Intitulei minha intervenção de hoje, sobre a interpretação em psicanálise, de “Consentir com a interpretação”[1]. De fato, proporei que a interpretação em psicanálise só é possível, aceitável, se houver um consentimento do sujeito com a interpretação. Esse consentimento supõe uma forma de despojamento de si, sob o efeito da transferência. O consentimento com a interpretação é, no fundo, o consentimento em soltar as amarras da fala e em ser ouvido para além daquilo que digo.
Deixar-se interpretar
Ora, consentir com a interpretação não é evidente, mesmo quando há o encontro com um analista. Um sujeito que vem testemunhar um sofrimento, um traumatismo psíquico e sexual, está necessariamente pronto para se deixar interpretar?

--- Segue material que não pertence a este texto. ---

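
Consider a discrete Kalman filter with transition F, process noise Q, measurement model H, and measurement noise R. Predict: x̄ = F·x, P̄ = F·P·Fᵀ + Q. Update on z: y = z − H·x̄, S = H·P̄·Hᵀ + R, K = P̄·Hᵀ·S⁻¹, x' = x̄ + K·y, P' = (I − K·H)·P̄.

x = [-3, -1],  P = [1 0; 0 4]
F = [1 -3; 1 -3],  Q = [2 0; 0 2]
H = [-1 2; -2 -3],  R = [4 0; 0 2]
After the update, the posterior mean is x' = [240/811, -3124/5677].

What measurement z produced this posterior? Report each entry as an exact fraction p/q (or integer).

z = [-2, 1]

x̄ = F·x = [0, 0]
P̄ = F·P·Fᵀ + Q = [39 37; 37 39]
S = H·P̄·Hᵀ + R = [51 -193; -193 953]
K = P̄·Hᵀ·S⁻¹ = [-223/811 -206/811; 1105/5677 -914/5677]
x' − x̄ = [240/811, -3124/5677] = K·y
y = (KᵀK)⁻¹·Kᵀ·(x' − x̄) = [-2, 1]
z = y + H·x̄ = [-2, 1] + [0, 0] = [-2, 1]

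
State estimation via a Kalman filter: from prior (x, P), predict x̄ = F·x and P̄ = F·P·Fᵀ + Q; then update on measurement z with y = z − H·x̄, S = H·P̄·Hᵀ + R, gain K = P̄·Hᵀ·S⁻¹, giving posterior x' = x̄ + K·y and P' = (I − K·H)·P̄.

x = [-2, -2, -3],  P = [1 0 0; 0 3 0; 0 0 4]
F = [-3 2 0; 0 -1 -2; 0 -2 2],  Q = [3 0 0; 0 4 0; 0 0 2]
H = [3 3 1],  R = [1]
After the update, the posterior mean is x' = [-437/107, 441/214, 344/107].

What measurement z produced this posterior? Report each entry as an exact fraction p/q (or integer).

x̄ = F·x = [2, 8, -2]
P̄ = F·P·Fᵀ + Q = [24 -6 -12; -6 23 -10; -12 -10 30]
S = H·P̄·Hᵀ + R = [214]
K = P̄·Hᵀ·S⁻¹ = [21/107; 41/214; -18/107]
x' − x̄ = [-651/107, -1271/214, 558/107] = K·y
y = (KᵀK)⁻¹·Kᵀ·(x' − x̄) = [-31]
z = y + H·x̄ = [-31] + [28] = [-3]

z = [-3]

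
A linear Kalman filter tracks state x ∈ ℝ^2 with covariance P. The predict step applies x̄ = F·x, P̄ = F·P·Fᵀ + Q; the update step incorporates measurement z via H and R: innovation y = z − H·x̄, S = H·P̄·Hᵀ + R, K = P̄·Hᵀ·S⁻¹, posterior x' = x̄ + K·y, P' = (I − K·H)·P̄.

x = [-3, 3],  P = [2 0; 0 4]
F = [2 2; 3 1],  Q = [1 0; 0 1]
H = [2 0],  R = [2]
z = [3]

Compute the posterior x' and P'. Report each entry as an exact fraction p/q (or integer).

x' = [25/17, -82/17]
P' = [25/51 20/51; 20/51 373/51]

x̄ = F·x = [0, -6]
P̄ = F·P·Fᵀ + Q = [25 20; 20 23]
y = z − H·x̄ = [3]
S = H·P̄·Hᵀ + R = [102]
K = P̄·Hᵀ·S⁻¹ = [25/51; 20/51]
x' = x̄ + K·y = [25/17, -82/17]
P' = (I − K·H)·P̄ = [25/51 20/51; 20/51 373/51]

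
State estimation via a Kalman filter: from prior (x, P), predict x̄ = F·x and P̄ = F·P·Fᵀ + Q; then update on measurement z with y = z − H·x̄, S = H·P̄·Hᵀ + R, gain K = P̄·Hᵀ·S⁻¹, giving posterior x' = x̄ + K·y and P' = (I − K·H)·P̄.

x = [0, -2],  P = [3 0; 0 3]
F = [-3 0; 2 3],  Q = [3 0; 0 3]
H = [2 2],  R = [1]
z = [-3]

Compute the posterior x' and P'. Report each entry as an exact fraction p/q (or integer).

x' = [216/145, -438/145]
P' = [3774/145 -3762/145; -3762/145 3786/145]

x̄ = F·x = [0, -6]
P̄ = F·P·Fᵀ + Q = [30 -18; -18 42]
y = z − H·x̄ = [9]
S = H·P̄·Hᵀ + R = [145]
K = P̄·Hᵀ·S⁻¹ = [24/145; 48/145]
x' = x̄ + K·y = [216/145, -438/145]
P' = (I − K·H)·P̄ = [3774/145 -3762/145; -3762/145 3786/145]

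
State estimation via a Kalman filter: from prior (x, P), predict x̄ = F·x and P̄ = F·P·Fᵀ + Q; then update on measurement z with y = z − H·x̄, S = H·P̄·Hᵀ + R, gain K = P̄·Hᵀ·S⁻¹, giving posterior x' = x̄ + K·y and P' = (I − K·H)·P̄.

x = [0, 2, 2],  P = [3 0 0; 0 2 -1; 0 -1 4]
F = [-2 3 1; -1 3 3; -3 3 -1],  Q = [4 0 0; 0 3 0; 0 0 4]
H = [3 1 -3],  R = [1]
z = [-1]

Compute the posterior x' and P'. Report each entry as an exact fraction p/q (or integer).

x̄ = F·x = [8, 12, 4]
P̄ = F·P·Fᵀ + Q = [32 24 32; 24 42 9; 32 9 59]
y = z − H·x̄ = [-25]
S = H·P̄·Hᵀ + R = [376]
K = P̄·Hᵀ·S⁻¹ = [3/47; 87/376; -9/47]
x' = x̄ + K·y = [301/47, 2337/376, 413/47]
P' = (I − K·H)·P̄ = [1432/47 867/47 1720/47; 867/47 8223/376 1206/47; 1720/47 1206/47 2125/47]

x' = [301/47, 2337/376, 413/47]
P' = [1432/47 867/47 1720/47; 867/47 8223/376 1206/47; 1720/47 1206/47 2125/47]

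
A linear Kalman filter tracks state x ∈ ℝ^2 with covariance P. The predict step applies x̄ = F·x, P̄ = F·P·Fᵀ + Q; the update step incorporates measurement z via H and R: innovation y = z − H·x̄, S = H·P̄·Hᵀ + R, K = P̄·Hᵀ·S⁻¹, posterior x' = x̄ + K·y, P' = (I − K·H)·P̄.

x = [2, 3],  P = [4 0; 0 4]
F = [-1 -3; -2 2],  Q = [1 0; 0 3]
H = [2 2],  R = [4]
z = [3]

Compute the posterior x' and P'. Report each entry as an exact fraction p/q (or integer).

x̄ = F·x = [-11, 2]
P̄ = F·P·Fᵀ + Q = [41 -16; -16 35]
y = z − H·x̄ = [21]
S = H·P̄·Hᵀ + R = [180]
K = P̄·Hᵀ·S⁻¹ = [5/18; 19/90]
x' = x̄ + K·y = [-31/6, 193/30]
P' = (I − K·H)·P̄ = [244/9 -239/9; -239/9 1214/45]

x' = [-31/6, 193/30]
P' = [244/9 -239/9; -239/9 1214/45]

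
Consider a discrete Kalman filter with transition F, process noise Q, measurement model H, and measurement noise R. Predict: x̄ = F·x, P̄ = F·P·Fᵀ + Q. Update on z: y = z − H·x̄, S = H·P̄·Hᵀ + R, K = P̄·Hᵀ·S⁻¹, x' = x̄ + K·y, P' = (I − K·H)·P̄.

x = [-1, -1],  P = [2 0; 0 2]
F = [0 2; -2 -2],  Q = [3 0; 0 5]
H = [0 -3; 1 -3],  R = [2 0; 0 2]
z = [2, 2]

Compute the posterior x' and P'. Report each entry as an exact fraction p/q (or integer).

x' = [36/2381, -1526/2381]
P' = [6056/2381 970/2381; 970/2381 418/2381]

x̄ = F·x = [-2, 4]
P̄ = F·P·Fᵀ + Q = [11 -8; -8 21]
y = z − H·x̄ = [14, 16]
S = H·P̄·Hᵀ + R = [191 213; 213 250]
K = P̄·Hᵀ·S⁻¹ = [-1455/2381 1573/2381; -627/2381 -142/2381]
x' = x̄ + K·y = [36/2381, -1526/2381]
P' = (I − K·H)·P̄ = [6056/2381 970/2381; 970/2381 418/2381]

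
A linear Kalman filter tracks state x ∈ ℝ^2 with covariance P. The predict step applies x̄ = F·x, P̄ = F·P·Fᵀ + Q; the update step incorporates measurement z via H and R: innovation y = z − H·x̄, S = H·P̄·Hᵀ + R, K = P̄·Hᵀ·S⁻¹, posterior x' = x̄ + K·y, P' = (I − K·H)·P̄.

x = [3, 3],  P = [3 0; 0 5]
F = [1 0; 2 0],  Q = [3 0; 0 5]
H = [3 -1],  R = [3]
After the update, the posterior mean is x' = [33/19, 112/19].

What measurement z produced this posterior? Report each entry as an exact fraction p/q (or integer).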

Como analista, pode-se fazer a experiência desse momento do começo da análise em que um sujeito consente em se deixar interpretar, ou melhor, em recolher uma resposta que interpreta suas falas deslocando, fazendo ressoar, interrompendo, enfatizando, repetindo. A interpretação que pode simplesmente tomar a forma de uma citação das formulações do analisante, como disse Lacan no Seminário 17, remete aquele que fala à sua própria fala, constituindo-a como um enigma. “À sua maneira, a citação é também um meio-dizer”[2]. Lacan articula, assim, enigma e enunciação: “A interpretação […] é com frequência estabelecida por um enigma. Enigma colhido, tanto quanto possível, na trama do discurso do psicanalisante”[3]. Citar as formulações do analisante é também passar do discurso do mestre ao discurso do analista. “Se a palavra é tão livremente dada ao psicanalisante […] é porque se reconhece que ele pode falar como um mestre”[4]. Em suma, a citação pode remeter ao analisante um enigma no nível de sua enunciação, ali onde seu enunciado o fazia falar como um mestre.
O consentimento com a interpretação, como entrada na experiência analítica, é um consentimento com o não-saber. Mas isso supõe que esse não-saber, esse ponto de interrogação, não seja percebido como um requestionamento da verdade do sofrimento. Este é o ponto delicado hoje, me parece, em relação à interpretação da vida sexual. A experiência da análise engendra essa possibilidade de interpretar o que acontece com o sujeito do ponto de vista de seu desejo e de seu gozo. Lacan também o diz assim: a experiência analítica remete a fala à “contundência da enunciação do oráculo”[5] e, nesse sentido, “a interpretação desencadeia a verdade”[6]. Ora, esse desencadeamento da verdade também pode produzir uma angústia, e até mesmo um pânico.
O analista do século XXI deve, portanto, proceder com uma grande prudência antes de desencadear a verdade. É uma questão de tato, mas também de temporalidade. Interpretar uma experiência traumática pode ser recebido pelo sujeito como um requestionamento da verdade dessa experiência, até mesmo como uma culpabilização. Não interpretar rápido demais, medir os efeitos de uma intervenção, dar tempo ao sujeito de fazer-se ao ser, como dizia Lacan, ao ser que ele é e não o fazer ver cedo demais ou rápido demais são, portanto, dimensões fundamentais da interpretação, uma vez que ela não se situa apenas no nível da lógica dos significantes.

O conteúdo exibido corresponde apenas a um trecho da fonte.